I wish I could say the same for PvE.  The word painful comes to mind, and that's it.  What I think Blizzard forgot is that we enjoy getting new gear.  That's part of the... what's that word?  Oh yeah.  Fun.  Gearing is fun.  Yet, the whole expansion has been focused on limiting the speed of gearing.  We've been forced to throttle our fun, lest we exhaust it too soon.

I understand why they slowed us down, but I'm not sure that it's been done evenly.  The more I play arenas, the more I believe that PvP has hit the nail on the head, while PvE has missed the mark... by about a week.  I would conjecture that what takes me one night of casual play to accomplish in PvP, takes me a week in PvE.

I guess my main complaint is simply that PvE gearing is too slow and arduous.  That is to say, I don't feel like I'm adequately rewarded for my time and effort spent.  Spend two hours playing arenas, and you can cap your CP for the week.  Spend two hours running dungeons, and you can get two done... if you're lucky.  And what is that?  ~300 VP on a good day?  Compared to ~1200 CP.  And we're not even "killing it" in arenas.  We lose as much as we win.  I'm sure we could cap a lot faster.
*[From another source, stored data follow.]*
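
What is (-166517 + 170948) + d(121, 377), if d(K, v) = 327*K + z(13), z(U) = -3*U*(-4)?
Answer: 44154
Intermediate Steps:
z(U) = 12*U
d(K, v) = 156 + 327*K (d(K, v) = 327*K + 12*13 = 327*K + 156 = 156 + 327*K)
(-166517 + 170948) + d(121, 377) = (-166517 + 170948) + (156 + 327*121) = 4431 + (156 + 39567) = 4431 + 39723 = 44154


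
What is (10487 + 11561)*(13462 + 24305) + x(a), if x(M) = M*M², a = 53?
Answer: 832835693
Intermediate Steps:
x(M) = M³
(10487 + 11561)*(13462 + 24305) + x(a) = (10487 + 11561)*(13462 + 24305) + 53³ = 22048*37767 + 148877 = 832686816 + 148877 = 832835693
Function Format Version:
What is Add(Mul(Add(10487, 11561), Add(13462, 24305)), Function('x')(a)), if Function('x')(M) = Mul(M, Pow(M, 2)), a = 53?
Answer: 832835693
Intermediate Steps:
Function('x')(M) = Pow(M, 3)
Add(Mul(Add(10487, 11561), Add(13462, 24305)), Function('x')(a)) = Add(Mul(Add(10487, 11561), Add(13462, 24305)), Pow(53, 3)) = Add(Mul(22048, 37767), 148877) = Add(832686816, 148877) = 832835693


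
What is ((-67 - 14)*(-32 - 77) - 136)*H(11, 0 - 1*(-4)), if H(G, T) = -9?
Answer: -78237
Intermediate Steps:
((-67 - 14)*(-32 - 77) - 136)*H(11, 0 - 1*(-4)) = ((-67 - 14)*(-32 - 77) - 136)*(-9) = (-81*(-109) - 136)*(-9) = (8829 - 136)*(-9) = 8693*(-9) = -78237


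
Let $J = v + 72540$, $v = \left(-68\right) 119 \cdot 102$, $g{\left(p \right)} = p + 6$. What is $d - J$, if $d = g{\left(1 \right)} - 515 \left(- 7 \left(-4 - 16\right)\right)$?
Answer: $680751$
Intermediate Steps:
$g{\left(p \right)} = 6 + p$
$v = -825384$ ($v = \left(-8092\right) 102 = -825384$)
$J = -752844$ ($J = -825384 + 72540 = -752844$)
$d = -72093$ ($d = \left(6 + 1\right) - 515 \left(- 7 \left(-4 - 16\right)\right) = 7 - 515 \left(\left(-7\right) \left(-20\right)\right) = 7 - 72100 = -72093$)
$d - J = -72093 - -752844 = -72093 + 752844 = 680751$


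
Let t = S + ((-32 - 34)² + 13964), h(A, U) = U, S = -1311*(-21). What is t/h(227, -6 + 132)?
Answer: 45851/126 ≈ 363.90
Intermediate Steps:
S = 27531
t = 45851 (t = 27531 + ((-32 - 34)² + 13964) = 27531 + ((-66)² + 13964) = 27531 + (4356 + 13964) = 27531 + 18320 = 45851)
t/h(227, -6 + 132) = 45851/(-6 + 132) = 45851/126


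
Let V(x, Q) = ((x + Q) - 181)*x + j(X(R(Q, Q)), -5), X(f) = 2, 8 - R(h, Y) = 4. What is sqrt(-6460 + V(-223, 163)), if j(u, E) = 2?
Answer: 7*sqrt(965) ≈ 217.45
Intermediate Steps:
R(h, Y) = 4 (R(h, Y) = 8 - 1*4 = 8 - 4 = 4)
V(x, Q) = 2 + x*(-181 + Q + x) (V(x, Q) = ((x + Q) - 181)*x + 2 = ((Q + x) - 181)*x + 2 = (-181 + Q + x)*x + 2 = x*(-181 + Q + x) + 2 = 2 + x*(-181 + Q + x))
sqrt(-6460 + V(-223, 163)) = sqrt(-6460 + (2 + (-223)**2 - 181*(-223) + 163*(-223))) = sqrt(-6460 + (2 + 49729 + 40363 - 36349)) = sqrt(-6460 + 53745) = sqrt(47285) = 7*sqrt(965)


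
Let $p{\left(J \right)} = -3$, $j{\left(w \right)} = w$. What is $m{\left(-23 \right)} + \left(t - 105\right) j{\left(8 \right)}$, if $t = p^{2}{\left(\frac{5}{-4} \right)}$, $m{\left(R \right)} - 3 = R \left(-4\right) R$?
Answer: $-2881$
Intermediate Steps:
$m{\left(R \right)} = 3 - 4 R^{2}$ ($m{\left(R \right)} = 3 + R \left(-4\right) R = 3 + - 4 R R = 3 - 4 R^{2}$)
$t = 9$ ($t = \left(-3\right)^{2} = 9$)
$m{\left(-23 \right)} + \left(t - 105\right) j{\left(8 \right)} = \left(3 - 4 \left(-23\right)^{2}\right) + \left(9 - 105\right) 8 = \left(3 - 2116\right) - 768 = -2113 - 768 = -2881$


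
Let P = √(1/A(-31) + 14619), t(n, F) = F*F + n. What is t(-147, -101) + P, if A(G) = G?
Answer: 10054 + 2*√3512207/31 ≈ 10175.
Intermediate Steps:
t(n, F) = n + F² (t(n, F) = F² + n = n + F²)
P = 2*√3512207/31 (P = √(1/(-31) + 14619) = √(-1/31 + 14619) = √(453188/31) = 2*√3512207/31 ≈ 120.91)
t(-147, -101) + P = (-147 + (-101)²) + 2*√3512207/31 = (-147 + 10201) + 2*√3512207/31 = 10054 + 2*√3512207/31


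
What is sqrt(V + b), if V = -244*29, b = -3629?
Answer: I*sqrt(10705) ≈ 103.46*I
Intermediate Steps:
V = -7076
sqrt(V + b) = sqrt(-7076 - 3629) = sqrt(-10705) = I*sqrt(10705)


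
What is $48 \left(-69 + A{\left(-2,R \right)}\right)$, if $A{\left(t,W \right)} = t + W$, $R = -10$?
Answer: $-3888$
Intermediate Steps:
$A{\left(t,W \right)} = W + t$
$48 \left(-69 + A{\left(-2,R \right)}\right) = 48 \left(-69 - 12\right) = 48 \left(-81\right) = -3888$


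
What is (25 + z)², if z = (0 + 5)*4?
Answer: 2025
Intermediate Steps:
z = 20 (z = 5*4 = 20)
(25 + z)² = (25 + 20)² = 45² = 2025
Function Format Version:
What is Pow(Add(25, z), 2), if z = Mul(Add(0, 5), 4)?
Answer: 2025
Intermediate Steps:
z = 20 (z = Mul(5, 4) = 20)
Pow(Add(25, z), 2) = Pow(Add(25, 20), 2) = Pow(45, 2) = 2025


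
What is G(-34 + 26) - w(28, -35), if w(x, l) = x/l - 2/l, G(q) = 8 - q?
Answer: 586/35 ≈ 16.743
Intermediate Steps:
w(x, l) = -2/l + x/l
G(-34 + 26) - w(28, -35) = (8 - (-34 + 26)) - (-2 + 28)/(-35) = (8 - 1*(-8)) - (-1)*26/35 = (8 + 8) - 1*(-26/35) = 16 + 26/35 = 586/35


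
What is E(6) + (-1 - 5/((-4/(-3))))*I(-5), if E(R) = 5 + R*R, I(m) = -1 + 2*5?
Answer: -7/4 ≈ -1.7500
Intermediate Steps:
I(m) = 9 (I(m) = -1 + 10 = 9)
E(R) = 5 + R²
E(6) + (-1 - 5/((-4/(-3))))*I(-5) = (5 + 6²) + (-1 - 5/((-4/(-3))))*9 = (5 + 36) + (-1 - 5/((-4*(-⅓))))*9 = 41 + (-1 - 5/4/3)*9 = 41 + (-1 - 5*3/4)*9 = 41 + (-1 - 1*15/4)*9 = 41 + (-1 - 15/4)*9 = 41 - 19/4*9 = 41 - 171/4 = -7/4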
The difference, as I see it, is that I can put in a good two hours of playing, cap out for the week, and net myself a gear upgrade (Or significantly closer to one.  Some are more expensive.  Like weapons.  And I'm totally okay with that).  To get the same treatment from PvE, I basically need to run each day of the week for two hours.  Hardly equivalent.

And I know, we're supposed to be raiding to get gear upgrades.  But the VP isn't exactly falling from the sky there either.  Also, the loot tables seem horribly tuned.  We routinely get drops we can't use.  Or the same drops we got last night.  Or the same slot that dropped from the last boss.  I mean I'm sure it's not "by design," but it certainly feels that way a lot more, doesn't it?

In Wrath, there were always one or two slots (I would argue now there are like 4 or 5, but let's throw that one out for the moment) that were hard to get.  And you could chain run the super-quick heroics, be rewarded with a good (it seemed) number of token points, and fill a lot of your slots with purchased gear.  Now, I can agree that it led to some crazy patterns of running and gearing out super quick.  So I'm fine with capping.  I just want a fun way to reach the cap, and the current answer of heroics are not it.  Raids aren't really cutting either, though maybe they're working on that with all the nerfs.

Here's what I know.  As a player and long time customer, I'm really looking forward to arenas tonight.  I've been capped all week, and that has simply built my anticipation.  They're getting the same money from me whether I log on Tuesday excited, or log on Saturday frustrated with the same troll-roics I've been running each day.  Wouldn't you rather have an excited customer?  And I have to believe a lot of that is simply due to the feeling that I can get somewhere in PvP.  It has been tuned correctly, in my opinion (as far as gearing goes... class balance is a whole 'nother post).

So what would I like to see?  I do have an idea.  I always try to have an idea when I whine.  Try this one on for size...

While we all hated the idea of a one room raid (ToC), I don't think we similarly hated the idea of one room dungeons (think Violet Hold, but there really hasn't been one of these in each expansion).  Let's take that assumption and run with it.  Arena-ize it, if you will.  Arenas are fun because you can queue up, be thrown right in to the mix, be done in 10-15 with a moderate reward.  They're a quick fix, balanced nicely with other, longer options.

I think we need that option on the PvE side.  We need a PvE arena.  Want to be radical?  Make it 2vB, or 3vB, or 5vB options.  Throw in a random boss.  Scale the health depending on the players, but don't change the mechanics.  Part of the fun might be: do we go in with two DPS and try to burn and kite?  Do we need a tank?  How about a healer?  It breaks away from the holy trinity... and that's what I love about this idea.

Now, I grant that that would be a pretty ambitious projects so deep into an MMO's life-cycle.  It may not be worth it, from a business sense, to commit so many resources to a project.  So here's the lazy version: One random dungeon (maybe even a scaled raid?) boss, 5 players enter.  You get one shot.  If you wipe, you are awarded no points and my the Light have mercy on your soul.  Otherwise, you get a nice little hit of points.  No gold.  No drops.  Simply VP.  Maybe like 50 with a ~1200 cap.  It'd still be somewhat slower than arenas, but boy would I think that'd be fun.  And it'd give us a quick fix option that it seems we're lacking.

Is this a horrible idea?  Would it ruin some aspect that I'm not thinking off?  Let me know what you think.